Berlim sempre foi um polo para artistas que recusam o óbvio, mas Dvdv leva isso a outro nível. Com ‘STARVVING’, ela entrega um álbum que é quase uma vivissecção emocional — não no sentido lírico direto, mas pelo som em si: torto, mutante, impossível de prever. Ao lado do produtor e colaborador de longa data Poly Armour, com quem divide créditos desde 2018, Dvdv criou um trabalho profundamente pessoal, ainda mais intenso depois que Poly precisou se afastar por motivos de saúde. A missão caiu em suas mãos: finalizar o disco, dar forma ao caos e transformar colapso em arte. E ela não apenas fez isso — ela expôs tudo.
A sonoridade do disco não se encaixa fácil em nenhum rótulo.

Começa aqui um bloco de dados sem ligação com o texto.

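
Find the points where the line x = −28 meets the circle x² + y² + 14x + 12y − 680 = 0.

(−28, −24) and (−28, 12)

The line gives x = −28. Substituting into the circle:
y² + 12y − 288 = 0
y = 12 or y = −24, giving (−28, 12) and (−28, −24).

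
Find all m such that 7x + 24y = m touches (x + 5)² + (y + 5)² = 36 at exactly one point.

The line touches the circle iff its distance from (−5, −5) is 6:
|7·(−5) + 24·(−5) − m| / √625 = 6
|m − (−155)| = 6·25, so m = −5 or m = −305.

m = −305 or m = −5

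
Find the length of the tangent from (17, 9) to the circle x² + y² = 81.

17

The centre is (0, 0) and r = 9. The square of the distance from P to the centre is 289 + 81 = 370.
Power of the point: PT² = |PO|² − r² = 289, so PT = 17.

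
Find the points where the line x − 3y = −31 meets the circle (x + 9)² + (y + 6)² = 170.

Substitute y = (31 + x)/3:
10x² + 260x + 1600 = 0  ⟹  x² + 26x + 160 = 0
x = −10 or x = −16, giving (−10, 7) and (−16, 5).

(−16, 5) and (−10, 7)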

Pense numa mistura de Arca com FKA Twigs, mas com influências que vão de Enya a Bjork, passando por Glitches, Harpas, sintetizadores desafinados e camadas vocais que beiram o colapso. A produção é afiada como bisturi. Cada som parece ter sido recortado com precisão cirúrgica e depois reordenado de forma emocional, não lógica. A sensação é de ouvir algo vivo, mutante, às vezes desconfortável, mas sempre sincero.

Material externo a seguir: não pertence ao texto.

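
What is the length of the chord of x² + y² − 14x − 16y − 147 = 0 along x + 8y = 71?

Substitute y = (71 − x)/8:
65x² − 910x − 13455 = 0  ⟹  x² − 14x − 207 = 0
x = 23 or x = −9, giving (23, 6) and (−9, 10).
Chord length = distance between (23, 6) and (−9, 10) = √1040 = 4√65.

4√65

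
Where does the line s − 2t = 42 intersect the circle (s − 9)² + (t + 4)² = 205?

Express t = (−42 + s)/2 and substitute into the circle:
5s² − 140s + 660 = 0  ⟹  s² − 28s + 132 = 0
s = 22 or s = 6, giving (22, −10) and (6, −18).

(6, −18) and (22, −10)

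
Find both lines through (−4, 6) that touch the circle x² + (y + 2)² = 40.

Let a tangent through (−4, 6) have slope m. Its distance from (0, −2) must equal 2√10:
(4m − (−8))² = 40(m² + 1)
3m² − 8m − 3 = 0, so m = −1/3 or m = 3.
Through (−4, 6) these give x + 3y = 14 and 3x − y = −18.

x + 3y = 14 and 3x − y = −18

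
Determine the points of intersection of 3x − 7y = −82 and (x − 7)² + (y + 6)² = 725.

Substitute y = (82 + 3x)/7:
58x² + 58x − 17748 = 0  ⟹  x² + x − 306 = 0
x = 17 or x = −18, giving (17, 19) and (−18, 4).

(−18, 4) and (17, 19)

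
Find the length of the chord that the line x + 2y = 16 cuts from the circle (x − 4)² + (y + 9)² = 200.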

“Zein”, o interlúdio de abertura, prepara os ouvidos para a experiência que vem a seguir. Chronic, “U Shut the Door” e “Panic” já mergulham em terrenos mais agressivos em termo rítmico: camadas de ambiência, graves e vocais que transitam entre o sussurro e os lirismos. As estruturas são imprevisíveis. Your Lesson segue mais “popular” em estrutura, mas ainda inquieta, com sintetizadores e batidas eletrônicas indescritíveis.
“Now Belong” e “Triumph” continuam a experiência, não seria estranho ouvi-las em trilhas de filmes de ficção científica e fantasia, é fechar o olho e visualizar o universo cyberpunk de Matrix/Minority Report. Amnesty entra como se o tempo tivesse se dilatado, é pura “brisa. Free Me – faixa Interlúdio de 5min23 de Drip retomam a energia, Drip mesmo possui batidas fortes e um grave profundo que expande em nosso cérebro. Já “Usee” soa como um ritual eletrônico em uma caverna, pesada e profunda rodeada de ecos e punch beats que dançam em nossos ouvidos. Em Feathered Heart, há uma sensação quase espiritual, com arranjos vocais que lembram sussurros ancestrais digitalmente corrompidos e repletos de segredos inaudíveis.

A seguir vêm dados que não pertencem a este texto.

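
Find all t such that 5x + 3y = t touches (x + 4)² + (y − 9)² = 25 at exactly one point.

For a tangent, require d(centre, line) = r = 5.
|5·(−4) + 3·9 − t| / √34 = 5
|t − (7)| = 5√34.

t = 7 ± 5√34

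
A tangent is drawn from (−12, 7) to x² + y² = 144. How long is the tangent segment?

With centre O = (0, 0), |OP|² = 193 and r² = 144.
The tangent meets the radius at right angles, so tangent² = |PO|² − r² = 193 − 144 = 49.

7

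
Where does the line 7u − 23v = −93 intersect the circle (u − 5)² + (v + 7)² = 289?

Express v = (93 + 7u)/23 and substitute into the circle:
578u² − 1734u − 75140 = 0  ⟹  u² − 3u − 130 = 0
u = 13 or u = −10, giving (13, 8) and (−10, 1).

(−10, 1) and (13, 8)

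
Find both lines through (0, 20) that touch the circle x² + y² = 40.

3x − y = −20 and 3x + y = 20

Write the tangent as mx − y + (20 − m·(0)) = 0 and set its distance from the centre to 2√10:
[m·(0) − (−20)]² = 40(m² + 1)
m² − 9 = 0, so m = 3 or m = −3.
With m = 3: 3x − y = −20. With m = −3: 3x + y = 20.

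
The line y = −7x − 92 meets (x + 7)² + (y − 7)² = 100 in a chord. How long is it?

The distance from (−7, 7) to the line is 50/√50, and r² = 100.
Half the chord is √(r² − d²) = √(50), so the full chord is 10√2.

10√2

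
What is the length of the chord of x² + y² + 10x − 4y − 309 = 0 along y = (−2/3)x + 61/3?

2√13

Substitute y = (61 − 2x)/3:
13x² − 130x + 208 = 0  ⟹  x² − 10x + 16 = 0
x = 8 or x = 2, giving (8, 15) and (2, 19).
|(8, 15) − (2, 19)| = √((6)² + (−4)²) = 2√13.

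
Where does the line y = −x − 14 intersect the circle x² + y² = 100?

From the line, y = −x − 14. Substituting:
2x² + 28x + 96 = 0  ⟹  x² + 14x + 48 = 0
x = −6 or x = −8, giving (−6, −8) and (−8, −6).

(−8, −6) and (−6, −8)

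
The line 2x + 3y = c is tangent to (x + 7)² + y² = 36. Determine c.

The line touches the circle iff its distance from (−7, 0) is 6:
|2·(−7) + 3·0 − c| / √13 = 6
|c − (−14)| = 6√13.

c = −14 ± 6√13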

A penúltima faixa, Angels, entrega um momento de revelação, a faixa cresce e desenvolve de maneira explosiva, uma explosão de texturas fractal, essa faixa em específico é uma das minhas favoritas do disco, por carregar um ritmo mais contínuo e transmitir essa sensação de revelação.
E aí vem “Wind”, a faixa final, um “outrolúdio” sutil, que assopra lentamente tudo que sobrou. É o fim, mas também um tipo de renascimento. É incrivelmente difícil tentar escrever uma resenha sobre este disco, a experiência foi, honestamente, como tentar descrever um sonho depois de acordar: tudo escapa pelas bordas. O som de Dvd é etéreo, instável, não se prende à forma alguma — é pura sensação. Não há estrutura tradicional pra se agarrar, não tem refrão pra cantar junto, nem batida que segue uma lógica pop. É uma experiência mais corporal do que racional. Em vários momentos, me peguei tentando entender tecnicamente o que estava ouvindo, mas percebi que esse não era o caminho. ‘STARVVING’ não é feito para ser “entendido”. É pra ser sentido. E traduzir isso em palavras, com coerência e sem trair o que ele provoca, foi um desafio — e espero que, ao ouvir esse disco, você sinta ou entenda aquilo que escrevi aqui.